A "scar." A "blight on the urban landscape." A project that "tore the Capitol Hill neighborhood from its moorings." City and development officials had all sorts of descriptions this morning for the I-395 tunnel that ripped through downtown D.C. in the late 1960s and early 1970s. But they all could agree on one descriptor: not much longer for this world.
City leaders and developers gathered this morning by the freeway gash to celebrate its imminent demise. The road won't actually disappear, of course; it'll just vanish from the sight of people on the streets above, decked over to create a major new mixed-use development called Capitol Crossing. The project has been nine years in the making, and construction is already underway on the freeway.
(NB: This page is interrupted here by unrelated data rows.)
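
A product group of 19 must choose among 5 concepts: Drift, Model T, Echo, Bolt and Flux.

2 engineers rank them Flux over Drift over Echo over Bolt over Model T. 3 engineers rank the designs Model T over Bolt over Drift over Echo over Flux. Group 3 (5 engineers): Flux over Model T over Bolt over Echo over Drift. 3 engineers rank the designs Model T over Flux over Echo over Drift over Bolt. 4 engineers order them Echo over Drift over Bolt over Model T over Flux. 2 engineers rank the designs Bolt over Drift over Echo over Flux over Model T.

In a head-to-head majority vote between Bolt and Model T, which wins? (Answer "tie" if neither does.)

Ballots ranking Bolt above Model T: 2 + 4 + 2 = 8.
Ballots ranking Model T above Bolt: 19 − 8 = 11.
Model T wins the head-to-head 11–8.

Model T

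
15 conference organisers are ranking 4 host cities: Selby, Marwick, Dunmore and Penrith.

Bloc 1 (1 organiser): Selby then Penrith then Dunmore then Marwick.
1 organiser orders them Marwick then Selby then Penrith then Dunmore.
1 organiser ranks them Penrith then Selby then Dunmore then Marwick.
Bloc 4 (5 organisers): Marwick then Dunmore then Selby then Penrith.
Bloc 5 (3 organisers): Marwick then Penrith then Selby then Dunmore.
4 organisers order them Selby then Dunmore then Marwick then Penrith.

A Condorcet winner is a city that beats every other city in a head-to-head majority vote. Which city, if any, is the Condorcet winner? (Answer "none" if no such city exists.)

Marwick

Pairwise majorities:
Selby vs Marwick: 6 to 9, Marwick.
Selby–Dunmore: Selby 10–5.
Selby–Penrith: Selby 11–4.
Marwick vs Dunmore: Marwick wins 9–6.
Marwick–Penrith: Marwick 13–2.
Dunmore vs Penrith: 5+4 = 9 for Dunmore, 6 for Penrith — Dunmore by 9–6.
Marwick beats each of Selby, Dunmore, Penrith — Marwick is the Condorcet winner.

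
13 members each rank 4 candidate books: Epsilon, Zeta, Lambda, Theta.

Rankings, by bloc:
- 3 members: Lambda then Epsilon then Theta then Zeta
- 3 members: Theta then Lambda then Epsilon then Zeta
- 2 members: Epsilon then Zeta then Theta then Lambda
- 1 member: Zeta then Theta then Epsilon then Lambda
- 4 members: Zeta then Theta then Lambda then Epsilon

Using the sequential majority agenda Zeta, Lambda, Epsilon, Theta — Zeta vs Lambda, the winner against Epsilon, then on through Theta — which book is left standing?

Round 1: Zeta vs Lambda — 7–6, Zeta advances.
Round 2: Zeta vs Epsilon — 5–8, Epsilon advances.
Round 3: Epsilon vs Theta — 5–8, Theta advances.
The agenda winner is Theta.

Theta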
Today marked the official groundbreaking, a symbolic moment that provided a chance for officials to heap their bile on the urban-planning mistake that brought us here and their praise on the development that will supplant it.
A promotional video from the developer, Property Group Partners, calls Capitol Crossing "one of the great projects of our time." The company's founder and president, Jeff Sussman, hailed the groundbreaking as "a great day for Washington, D.C. and a great day for us." His colleague Bob Braunohler labeled it "an urban planner's dream for over 50 years." Del. Eleanor Holmes Norton painted it as a victory for the District over the suburbs, which have historically subordinated D.C.'s priorities.
"395 is about the region," she said. "You hear all that noise? That's more about them than about us." Capitol Crossing, she continued, "gives us back a neighborhood, a whole section of our city that was lost to us."